La noción de brevedad ronda siempre las consideraciones sobre la ficción de los minirrelatos. Aunque la brevedad no sea, ni con mucho, el único rasgo que es necesario observar en estas brillantes construcciones verbales, resulta lógico que para el lector común, e inclusive en cierta medida para el escritor, resalte de manera especial.  

Continúo hoy la serie de Píldoras literarias con el relato de Martin Buber (1878-1965), titulado "El Descuido". Buber fue un filósofo y escritor judío austríaco-israelí conocido por su filosofía de diálogo y por sus obras de carácter existencialista.
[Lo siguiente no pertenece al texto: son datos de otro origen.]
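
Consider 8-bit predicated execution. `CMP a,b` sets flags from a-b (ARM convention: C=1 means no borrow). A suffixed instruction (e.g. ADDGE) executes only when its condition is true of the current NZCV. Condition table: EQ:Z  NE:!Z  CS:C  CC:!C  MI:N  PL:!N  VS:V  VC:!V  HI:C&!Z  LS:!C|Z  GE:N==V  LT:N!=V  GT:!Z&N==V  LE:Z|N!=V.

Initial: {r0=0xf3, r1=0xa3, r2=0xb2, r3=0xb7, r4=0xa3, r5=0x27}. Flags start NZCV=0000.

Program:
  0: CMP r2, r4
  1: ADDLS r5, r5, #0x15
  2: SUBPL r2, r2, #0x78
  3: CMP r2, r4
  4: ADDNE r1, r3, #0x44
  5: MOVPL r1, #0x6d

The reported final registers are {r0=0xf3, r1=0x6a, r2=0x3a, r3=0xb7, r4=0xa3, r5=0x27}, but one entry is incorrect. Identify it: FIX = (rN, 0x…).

[0] flags=0010 → (cmp)
[1] flags=0010 LS?F → skip
[2] flags=0010 PL?T → r2=0x3a
[3] flags=1001 → (cmp)
[4] flags=1001 NE?T → r1=0xfb
[5] flags=1001 PL?F → skip

FIX = (r1, 0xfb)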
Sionista cultural, anarquista filosófico, existencialista y partidario de "una tierra para dos pueblos" buscando el diálogo entre judíos y árabes en Palestina. Estudió en la Universidad de Viena, y en 1898 se unió al movimiento sionista, participando en diversos congresos. En 1901 empezó a editar la revista "Die Welt" (El Mundo), pero a Theodor Herzl no le agradaban para nada las ideas políticas y sociales de Buber, por lo que tuvo que abandonarla. Desde 1904 se dedicó plenamente al estudio y a la escritura, sobre todo textos místicos. Durante la Primera Guerra Mundial, ayudó a establecer la Comisión Nacional Judía para mejorar la condición de los judíos que vivían en la Europa del Este, y en 1916 fundó el periódico: Der Jude ("El Judío"). Entre 1923 y 1933 fue un reconocido profesor de la Universidad de Francfort. En 1933 fundó la Oficina Central para la Educación Judía Adulta, que fue de mucha importancia y de gran ayuda después de la prohibición de asistencia de los judíos a las escuelas públicas, a pesar de que el partido nazi obstruyó todo lo posible esta organización. En 1938 emigró a Jerusalén, donde enseñó filosofía social en la Universidad Hebrea de Jerusalén, llegando a ser jefe del Ihud, un movimiento que apoyaba la cooperación entre árabes y judíos. En 1946 publicó su trabajo Paths in Utopia, en el que detalló sus puntos de vista y, sobre todo, su teoría de la Comunidad de Diálogo. En 1951 recibe el Premio Goethe de la Universidad de Hamburgo, y en 1953 es obsequiado con el Premio Paz de la Cámara del Libro alemana. En 1963 recibe el Premio Erasmus. Les dejo con su relato.


EL DESCUIDO
por
Martin Buber


Cuentan que el rabí Elimelekl estaba cenando con sus discípulos. El criado le trajo un plato de sopa. El rabí lo volvió y la sopa se derramó sobre la mesa. El joven Mendel, que sería rabí de Rimanov, exclamó:

-Rabí, ¿qué has hecho? Nos mandarán a todos a la cárcel.

Los otros discípulos sonrieron y se hubieran reído abiertamente, pero la presencia del maestro los contuvo. Éste, sin embargo, no sonrió. Movió afirmativamente la cabeza y dijo a Mendel:

-No temas, hijo mío.

Algún tiempo después se supo que en aquel día un edicto dirigido contra los judíos de todo el país había sido presentado al emperador para que lo firmara. Repetidas veces el emperador había tomado la pluma, pero algo siempre lo interrumpía. Finalmente firmó. Extendió la mano hacia la arena de secar, pero tomó por error el tintero y lo volcó sobre el papel. Entonces lo rompió y prohibió que se lo trajeran de nuevo.